Added an example of when it isn't possible to specify arbitrary preference for a given prior, and a philosophical note at the end (related to the "where do the priors come from" debate).

Comment author: 27 July 2009 08:50:02PM *  0 points [-]

I don't follow the equation of preference and priors in the last paragraph.

Comment author: 27 July 2009 08:54:45PM 0 points [-]

What do you mean?

Comment author: 27 July 2009 09:03:34PM 0 points [-]

Prior is an integral part of preference, and it works exactly the same way as shouldness.

Could you demonstrate? I don't understand.

The problem of choosing Bayesian priors is in general the problem of formalizing preference, it can't be solved completely without considering utility

I also don't understand what you mean above.

Comment author: 27 July 2009 09:51:37PM 1 point [-]

What is usually called "prior" is represented by measure P in the post. Together with "shouldness" Q they constitute the recipe for computing preference over events, through expected utility.

If it's not possible to choose prior more or less arbitrarily and then fill in the gaps using utility to get the correct preference, some priors are inherently incorrect for human preference, and finding the priors that admit completion to the correct preference with fitting utility requires knowledge about preference.

Comment author: 28 July 2009 05:46:18AM *  0 points [-]

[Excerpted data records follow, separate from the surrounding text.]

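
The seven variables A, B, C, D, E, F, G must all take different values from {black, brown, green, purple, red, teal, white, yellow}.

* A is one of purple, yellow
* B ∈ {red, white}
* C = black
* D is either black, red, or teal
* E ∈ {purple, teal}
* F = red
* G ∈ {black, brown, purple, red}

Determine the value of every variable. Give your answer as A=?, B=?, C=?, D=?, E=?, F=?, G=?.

A=yellow, B=white, C=black, D=teal, E=purple, F=red, G=brown

C must be black (only option left). So D, G can't be black.
F has just one choice, so F = red. Eliminate red elsewhere: B, D, G.
B must be white (only option left).
D's domain is down to {teal}, so D = teal. Eliminate teal elsewhere: E.
E has just one choice, so E = purple. Eliminate purple elsewhere: A, G.
G has just one choice, so G = brown.
That leaves A = yellow.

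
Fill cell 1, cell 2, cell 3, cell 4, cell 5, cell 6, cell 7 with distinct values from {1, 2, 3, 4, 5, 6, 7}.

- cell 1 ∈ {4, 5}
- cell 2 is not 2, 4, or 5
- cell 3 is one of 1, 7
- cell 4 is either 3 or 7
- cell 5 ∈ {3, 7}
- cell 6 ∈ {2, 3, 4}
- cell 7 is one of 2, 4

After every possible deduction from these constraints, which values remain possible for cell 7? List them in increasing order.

2, 4

Among the 7 variables, 5 fits only cell 1 (and all 7 values in {1, 2, 3, 4, 5, 6, 7} must be used), so cell 1 = 5.
The 6 still-open variables together cover exactly {1, 2, 3, 4, 6, 7} — 6 values for 6 variables — and 6 appears only in cell 2's list, so cell 2 = 6.
The 5 still-open variables draw from only 5 values {1, 2, 3, 4, 7}, so each is used; only cell 3 can be 1, hence cell 3 = 1.
cell 4 and cell 5 between them cover only {3, 7} — a naked pair. Remove those values from cell 6.
No further eliminations apply; cell 7 can still be any of 2, 4.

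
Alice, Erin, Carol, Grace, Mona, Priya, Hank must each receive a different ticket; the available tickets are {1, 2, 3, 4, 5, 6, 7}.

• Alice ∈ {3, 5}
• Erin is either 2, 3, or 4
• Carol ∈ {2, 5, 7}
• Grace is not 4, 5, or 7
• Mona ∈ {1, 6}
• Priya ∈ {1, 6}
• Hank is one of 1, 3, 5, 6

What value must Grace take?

The 7 variables together cover exactly {1, 2, 3, 4, 5, 6, 7} — 7 values for 7 variables — and 4 appears only in Erin's list, so Erin = 4.
Among the 6 still-open variables, 7 fits only Carol (and all 6 values in {1, 2, 3, 5, 6, 7} must be used), so Carol = 7.
The 5 still-open variables draw from only 5 values {1, 2, 3, 5, 6}, so each is used; only Grace can be 2, hence Grace = 2.

2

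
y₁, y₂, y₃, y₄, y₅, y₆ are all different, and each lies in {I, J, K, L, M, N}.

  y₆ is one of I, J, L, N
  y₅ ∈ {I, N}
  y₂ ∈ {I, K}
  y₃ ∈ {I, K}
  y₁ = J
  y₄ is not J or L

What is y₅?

N

y₁'s domain is down to {J}, so y₁ = J. So y₆ can't be J.
The 5 still-open variables draw from only 5 values {I, K, L, M, N}, so each is used; only y₆ can be L, hence y₆ = L.
Among the 4 still-open variables, M fits only y₄ (and all 4 values in {I, K, M, N} must be used), so y₄ = M.
Among the 3 still-open variables, N fits only y₅ (and all 3 values in {I, K, N} must be used), so y₅ = N.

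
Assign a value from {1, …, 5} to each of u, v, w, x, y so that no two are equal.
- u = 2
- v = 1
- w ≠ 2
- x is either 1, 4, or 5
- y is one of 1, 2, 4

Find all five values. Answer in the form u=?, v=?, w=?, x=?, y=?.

u has just one choice, so u = 2. So y can't be 2.
v has just one choice, so v = 1. Remove 1 from w, x, y.
y's domain is down to {4}, so y = 4. Eliminate 4 elsewhere: w, x.
x must be 5 (only option left). So w can't be 5.
w's domain is down to {3}, so w = 3.

u=2, v=1, w=3, x=5, y=4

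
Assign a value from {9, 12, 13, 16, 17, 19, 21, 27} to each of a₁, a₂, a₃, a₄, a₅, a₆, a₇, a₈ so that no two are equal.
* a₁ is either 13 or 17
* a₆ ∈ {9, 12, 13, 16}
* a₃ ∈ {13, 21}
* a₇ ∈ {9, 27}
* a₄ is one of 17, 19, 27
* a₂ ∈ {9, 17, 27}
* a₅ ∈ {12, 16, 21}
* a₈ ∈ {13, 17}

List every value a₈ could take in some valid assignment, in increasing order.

13, 17

The 8 variables together cover exactly {9, 12, 13, 16, 17, 19, 21, 27} — 8 values for 8 variables — and 19 appears only in a₄'s list, so a₄ = 19.
a₁ and a₈ between them cover only {13, 17} — a naked pair. Remove those values from a₂, a₃, a₆.
a₃'s domain is down to {21}, so a₃ = 21. Eliminate 21 elsewhere: a₅.
a₂ and a₇ share exactly the 2 values {9, 27}; by pigeonhole those values go to them, so strike 9, 27 from a₆.
No further eliminations apply; a₈ can still be any of 13, 17.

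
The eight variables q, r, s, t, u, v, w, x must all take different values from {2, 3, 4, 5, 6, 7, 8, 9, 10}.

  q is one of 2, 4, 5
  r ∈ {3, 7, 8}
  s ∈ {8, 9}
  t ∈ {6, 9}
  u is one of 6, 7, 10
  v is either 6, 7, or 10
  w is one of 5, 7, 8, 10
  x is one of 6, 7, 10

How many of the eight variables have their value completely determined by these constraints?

u, v, x share exactly the 3 values {6, 7, 10}; by pigeonhole those values go to them, so strike 6, 7, 10 from r, t, w.
t has just one choice, so t = 9. Eliminate 9 elsewhere: s.
s has just one choice, so s = 8. Strike 8 from r, w.
w must be 5 (only option left). Strike 5 from q.
That leaves r = 3.
Determined: r=3, s=8, t=9, w=5. The other variables each still have more than one consistent value. That makes 4.

4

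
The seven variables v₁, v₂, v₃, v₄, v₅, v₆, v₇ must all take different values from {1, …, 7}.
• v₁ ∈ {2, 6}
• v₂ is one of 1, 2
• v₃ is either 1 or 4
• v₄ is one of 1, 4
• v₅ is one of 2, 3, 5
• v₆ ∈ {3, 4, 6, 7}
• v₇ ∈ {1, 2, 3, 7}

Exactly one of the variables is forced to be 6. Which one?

v₁

The 7 variables together cover exactly {1, 2, 3, 4, 5, 6, 7} — 7 values for 7 variables — and 5 appears only in v₅'s list, so v₅ = 5.
v₃ and v₄ between them cover only {1, 4} — a naked pair. Remove those values from v₂, v₆, v₇.
v₂'s domain is down to {2}, so v₂ = 2. Remove 2 from v₁, v₇.
So 6 goes to v₁.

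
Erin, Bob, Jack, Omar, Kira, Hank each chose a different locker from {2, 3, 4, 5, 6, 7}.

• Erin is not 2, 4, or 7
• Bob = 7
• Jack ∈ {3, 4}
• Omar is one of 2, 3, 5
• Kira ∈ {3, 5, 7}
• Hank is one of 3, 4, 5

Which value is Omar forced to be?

2

Bob's domain is down to {7}, so Bob = 7. So Kira can't be 7.
Among the 5 still-open variables, 2 fits only Omar (and all 5 values in {2, 3, 4, 5, 6} must be used), so Omar = 2.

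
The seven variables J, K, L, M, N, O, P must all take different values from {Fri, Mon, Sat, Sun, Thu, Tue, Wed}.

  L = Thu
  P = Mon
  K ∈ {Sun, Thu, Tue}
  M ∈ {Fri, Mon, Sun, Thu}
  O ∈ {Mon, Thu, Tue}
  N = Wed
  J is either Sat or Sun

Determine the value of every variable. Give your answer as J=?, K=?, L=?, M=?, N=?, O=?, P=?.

L has just one choice, so L = Thu. Strike Thu from K, M, O.
N must be Wed (only option left).
P's domain is down to {Mon}, so P = Mon. Remove Mon from M, O.
O's domain is down to {Tue}, so O = Tue. Remove Tue from K.
K's domain is down to {Sun}, so K = Sun. Remove Sun from J, M.
That leaves M = Fri.
J has just one choice, so J = Sat.

J=Sat, K=Sun, L=Thu, M=Fri, N=Wed, O=Tue, P=Mon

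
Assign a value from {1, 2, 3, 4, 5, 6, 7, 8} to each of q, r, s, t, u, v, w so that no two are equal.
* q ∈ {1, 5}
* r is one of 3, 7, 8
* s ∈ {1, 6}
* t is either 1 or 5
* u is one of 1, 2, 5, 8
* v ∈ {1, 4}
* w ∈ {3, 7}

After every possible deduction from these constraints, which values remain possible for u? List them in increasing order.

2, 8

q and t between them cover only {1, 5} — a naked pair. Remove those values from s, u, v.
s must be 6 (only option left).
v must be 4 (only option left).
No further eliminations apply; u can still be any of 2, 8.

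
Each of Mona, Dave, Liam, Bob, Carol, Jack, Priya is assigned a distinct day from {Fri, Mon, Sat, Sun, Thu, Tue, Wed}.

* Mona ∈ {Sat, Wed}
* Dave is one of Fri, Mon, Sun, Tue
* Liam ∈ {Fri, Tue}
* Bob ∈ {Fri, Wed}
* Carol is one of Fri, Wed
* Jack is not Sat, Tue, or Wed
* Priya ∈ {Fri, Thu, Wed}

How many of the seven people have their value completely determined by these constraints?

Among the 7 variables, Sat fits only Mona (and all 7 values in {Fri, Mon, Sat, Sun, Thu, Tue, Wed} must be used), so Mona = Sat.
Bob and Carol between them cover only {Fri, Wed} — a naked pair. Remove those values from Dave, Liam, Jack, Priya.
Liam has just one choice, so Liam = Tue. Eliminate Tue elsewhere: Dave.
That leaves Priya = Thu. Strike Thu from Jack.
Determined: Mona=Sat, Liam=Tue, Priya=Thu. The other people each still have more than one consistent value. That makes 3.

3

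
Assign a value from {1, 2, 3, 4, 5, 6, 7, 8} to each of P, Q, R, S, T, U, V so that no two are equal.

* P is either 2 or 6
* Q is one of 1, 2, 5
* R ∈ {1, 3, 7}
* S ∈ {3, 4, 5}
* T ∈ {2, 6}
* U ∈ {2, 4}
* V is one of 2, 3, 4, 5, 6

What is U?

The 7 variables draw from only 7 values {1, 2, 3, 4, 5, 6, 7}, so each is used; only R can be 7, hence R = 7.
Among the 6 still-open variables, 1 fits only Q (and all 6 values in {1, 2, 3, 4, 5, 6} must be used), so Q = 1.
P and T share exactly the 2 values {2, 6}; by pigeonhole those values go to them, so strike 2, 6 from U, V.
So U = 4.

4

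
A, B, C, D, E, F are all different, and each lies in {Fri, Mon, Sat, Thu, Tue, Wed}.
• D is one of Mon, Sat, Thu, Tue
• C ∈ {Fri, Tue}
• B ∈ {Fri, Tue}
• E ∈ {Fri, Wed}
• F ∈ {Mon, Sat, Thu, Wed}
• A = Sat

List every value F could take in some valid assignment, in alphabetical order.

A has just one choice, so A = Sat. Eliminate Sat elsewhere: D, F.
B and C between them cover only {Fri, Tue} — a naked pair. Remove those values from D, E.
E's domain is down to {Wed}, so E = Wed. So F can't be Wed.
No further eliminations apply; F can still be any of Mon, Thu.

Mon, Thu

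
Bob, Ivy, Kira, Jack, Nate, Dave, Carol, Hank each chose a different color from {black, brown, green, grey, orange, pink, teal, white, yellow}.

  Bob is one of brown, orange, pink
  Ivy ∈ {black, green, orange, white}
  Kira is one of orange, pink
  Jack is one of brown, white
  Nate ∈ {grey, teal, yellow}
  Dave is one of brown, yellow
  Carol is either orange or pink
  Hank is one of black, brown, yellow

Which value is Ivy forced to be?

The 2 variables Kira and Carol are confined to {orange, pink}, which locks those values in; drop them from Bob, Ivy.
That leaves Bob = brown. Eliminate brown elsewhere: Jack, Dave, Hank.
That leaves Jack = white. Eliminate white elsewhere: Ivy.
Dave has just one choice, so Dave = yellow. Remove yellow from Nate, Hank.
That leaves Hank = black. Remove black from Ivy.
So Ivy = green.

green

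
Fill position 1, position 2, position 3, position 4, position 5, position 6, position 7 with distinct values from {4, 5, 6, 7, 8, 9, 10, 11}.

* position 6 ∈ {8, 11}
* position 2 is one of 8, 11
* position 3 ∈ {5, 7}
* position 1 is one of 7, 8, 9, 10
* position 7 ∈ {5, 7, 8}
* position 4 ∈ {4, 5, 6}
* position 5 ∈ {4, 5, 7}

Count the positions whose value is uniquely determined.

position 2 and position 6 share exactly the 2 values {8, 11}; by pigeonhole those values go to them, so strike 8, 11 from position 1, position 7.
position 3 and position 7 share exactly the 2 values {5, 7}; by pigeonhole those values go to them, so strike 5, 7 from position 1, position 4, position 5.
position 5's domain is down to {4}, so position 5 = 4. Strike 4 from position 4.
position 4 must be 6 (only option left).
Determined: position 4=6, position 5=4. The other positions each still have more than one consistent value. That makes 2.

2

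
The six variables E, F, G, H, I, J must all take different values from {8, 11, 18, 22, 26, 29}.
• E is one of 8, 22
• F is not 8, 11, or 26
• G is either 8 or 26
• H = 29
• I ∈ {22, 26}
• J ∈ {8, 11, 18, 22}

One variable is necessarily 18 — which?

H must be 29 (only option left). Eliminate 29 elsewhere: F.
The 5 still-open variables together cover exactly {8, 11, 18, 22, 26} — 5 values for 5 variables — and 11 appears only in J's list, so J = 11.
The 4 still-open variables draw from only 4 values {8, 18, 22, 26}, so each is used; only F can be 18, hence F = 18.

F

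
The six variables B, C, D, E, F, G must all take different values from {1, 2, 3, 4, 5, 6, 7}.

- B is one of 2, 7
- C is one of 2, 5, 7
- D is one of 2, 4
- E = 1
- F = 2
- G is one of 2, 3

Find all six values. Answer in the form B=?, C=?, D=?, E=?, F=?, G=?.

E has just one choice, so E = 1.
F's domain is down to {2}, so F = 2. Eliminate 2 elsewhere: B, C, D, G.
That leaves G = 3.
B must be 7 (only option left). So C can't be 7.
C must be 5 (only option left).
That leaves D = 4.

B=7, C=5, D=4, E=1, F=2, G=3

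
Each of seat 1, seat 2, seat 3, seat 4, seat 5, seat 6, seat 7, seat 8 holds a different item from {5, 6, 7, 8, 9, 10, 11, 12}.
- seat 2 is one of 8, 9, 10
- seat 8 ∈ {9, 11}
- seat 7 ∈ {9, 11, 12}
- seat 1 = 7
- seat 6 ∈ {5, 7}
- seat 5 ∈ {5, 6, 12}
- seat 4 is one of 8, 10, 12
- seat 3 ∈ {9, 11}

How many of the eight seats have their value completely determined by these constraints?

seat 1 has just one choice, so seat 1 = 7. Remove 7 from seat 6.
That leaves seat 6 = 5. Strike 5 from seat 5.
Among the 6 still-open variables, 6 fits only seat 5 (and all 6 values in {6, 8, 9, 10, 11, 12} must be used), so seat 5 = 6.
The 2 variables seat 3 and seat 8 are confined to {9, 11}, which locks those values in; drop them from seat 2, seat 7.
seat 7's domain is down to {12}, so seat 7 = 12. Strike 12 from seat 4.
Determined: seat 1=7, seat 5=6, seat 6=5, seat 7=12. The other seats each still have more than one consistent value. That makes 4.

4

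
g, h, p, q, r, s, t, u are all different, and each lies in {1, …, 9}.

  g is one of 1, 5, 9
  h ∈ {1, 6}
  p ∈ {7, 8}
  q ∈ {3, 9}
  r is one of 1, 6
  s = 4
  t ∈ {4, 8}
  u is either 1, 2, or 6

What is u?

s's domain is down to {4}, so s = 4. So t can't be 4.
That leaves t = 8. Remove 8 from p.
That leaves p = 7.
h and r share exactly the 2 values {1, 6}; by pigeonhole those values go to them, so strike 1, 6 from g, u.
So u = 2.

2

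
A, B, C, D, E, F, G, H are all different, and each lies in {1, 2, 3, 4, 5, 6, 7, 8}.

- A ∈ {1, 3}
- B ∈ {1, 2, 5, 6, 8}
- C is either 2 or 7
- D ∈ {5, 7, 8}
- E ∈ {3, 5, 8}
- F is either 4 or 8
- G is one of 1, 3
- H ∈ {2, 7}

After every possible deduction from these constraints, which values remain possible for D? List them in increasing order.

Among the 8 variables, 4 fits only F (and all 8 values in {1, 2, 3, 4, 5, 6, 7, 8} must be used), so F = 4.
The 7 still-open variables draw from only 7 values {1, 2, 3, 5, 6, 7, 8}, so each is used; only B can be 6, hence B = 6.
The 2 variables A and G are confined to {1, 3}, which locks those values in; drop them from E.
C and H share exactly the 2 values {2, 7}; by pigeonhole those values go to them, so strike 2, 7 from D.
No further eliminations apply; D can still be any of 5, 8.

5, 8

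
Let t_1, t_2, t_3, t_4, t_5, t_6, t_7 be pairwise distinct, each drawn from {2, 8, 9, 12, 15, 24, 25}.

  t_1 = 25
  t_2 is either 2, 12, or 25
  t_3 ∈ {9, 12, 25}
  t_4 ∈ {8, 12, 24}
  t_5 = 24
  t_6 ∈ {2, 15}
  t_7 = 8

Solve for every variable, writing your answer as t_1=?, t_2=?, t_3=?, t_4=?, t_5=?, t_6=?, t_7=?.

t_1 must be 25 (only option left). Strike 25 from t_2, t_3.
That leaves t_5 = 24. Strike 24 from t_4.
t_7 has just one choice, so t_7 = 8. Remove 8 from t_4.
t_4 must be 12 (only option left). Eliminate 12 elsewhere: t_2, t_3.
t_2 must be 2 (only option left). Remove 2 from t_6.
t_3's domain is down to {9}, so t_3 = 9.
That leaves t_6 = 15.

t_1=25, t_2=2, t_3=9, t_4=12, t_5=24, t_6=15, t_7=8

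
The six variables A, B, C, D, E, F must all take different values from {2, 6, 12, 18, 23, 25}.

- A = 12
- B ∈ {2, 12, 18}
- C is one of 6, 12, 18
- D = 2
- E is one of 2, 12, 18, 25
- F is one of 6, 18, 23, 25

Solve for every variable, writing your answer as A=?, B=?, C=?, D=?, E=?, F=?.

A has just one choice, so A = 12. So B, C, E can't be 12.
D must be 2 (only option left). Remove 2 from B, E.
B must be 18 (only option left). Remove 18 from C, E, F.
That leaves C = 6. Eliminate 6 elsewhere: F.
That leaves E = 25. Remove 25 from F.
That leaves F = 23.

A=12, B=18, C=6, D=2, E=25, F=23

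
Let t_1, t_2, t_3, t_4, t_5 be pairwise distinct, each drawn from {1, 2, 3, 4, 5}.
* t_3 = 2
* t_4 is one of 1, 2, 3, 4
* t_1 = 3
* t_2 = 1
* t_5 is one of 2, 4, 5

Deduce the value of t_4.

t_1 must be 3 (only option left). Eliminate 3 elsewhere: t_4.
t_2 has just one choice, so t_2 = 1. So t_4 can't be 1.
t_3 must be 2 (only option left). Eliminate 2 elsewhere: t_4, t_5.
So t_4 = 4.

4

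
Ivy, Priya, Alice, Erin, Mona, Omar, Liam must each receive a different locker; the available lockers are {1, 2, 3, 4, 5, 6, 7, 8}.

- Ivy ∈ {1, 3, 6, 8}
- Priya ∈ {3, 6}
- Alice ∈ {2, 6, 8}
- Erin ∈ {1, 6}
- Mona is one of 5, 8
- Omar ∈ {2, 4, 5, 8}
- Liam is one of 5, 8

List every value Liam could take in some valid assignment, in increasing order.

The 7 variables together cover exactly {1, 2, 3, 4, 5, 6, 8} — 7 values for 7 variables — and 4 appears only in Omar's list, so Omar = 4.
The 6 still-open variables draw from only 6 values {1, 2, 3, 5, 6, 8}, so each is used; only Alice can be 2, hence Alice = 2.
Mona and Liam share exactly the 2 values {5, 8}; by pigeonhole those values go to them, so strike 5, 8 from Ivy.
No further eliminations apply; Liam can still be any of 5, 8.

5, 8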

Regarding your second point; I'm not sure how it's rational to choose your beliefs because of some subjective preference order.

Perhaps you could suggest a case where it makes sense to reason from preferences to "priors which make my preferences consistent", because I'm also fuzzy on the details of when and how you propose to do so.

Comment author: 28 July 2009 05:43:31AM 0 points [-]

I see - by "prior" you mean "current estimate of probability", because P was defined

I've been dealing lately with learning research where "prior" means how likely a given model of probability(outcome) is before any evidence, so maybe I was a little rigid.

In any case, I suggest you consistently use "probability" and drop "prior".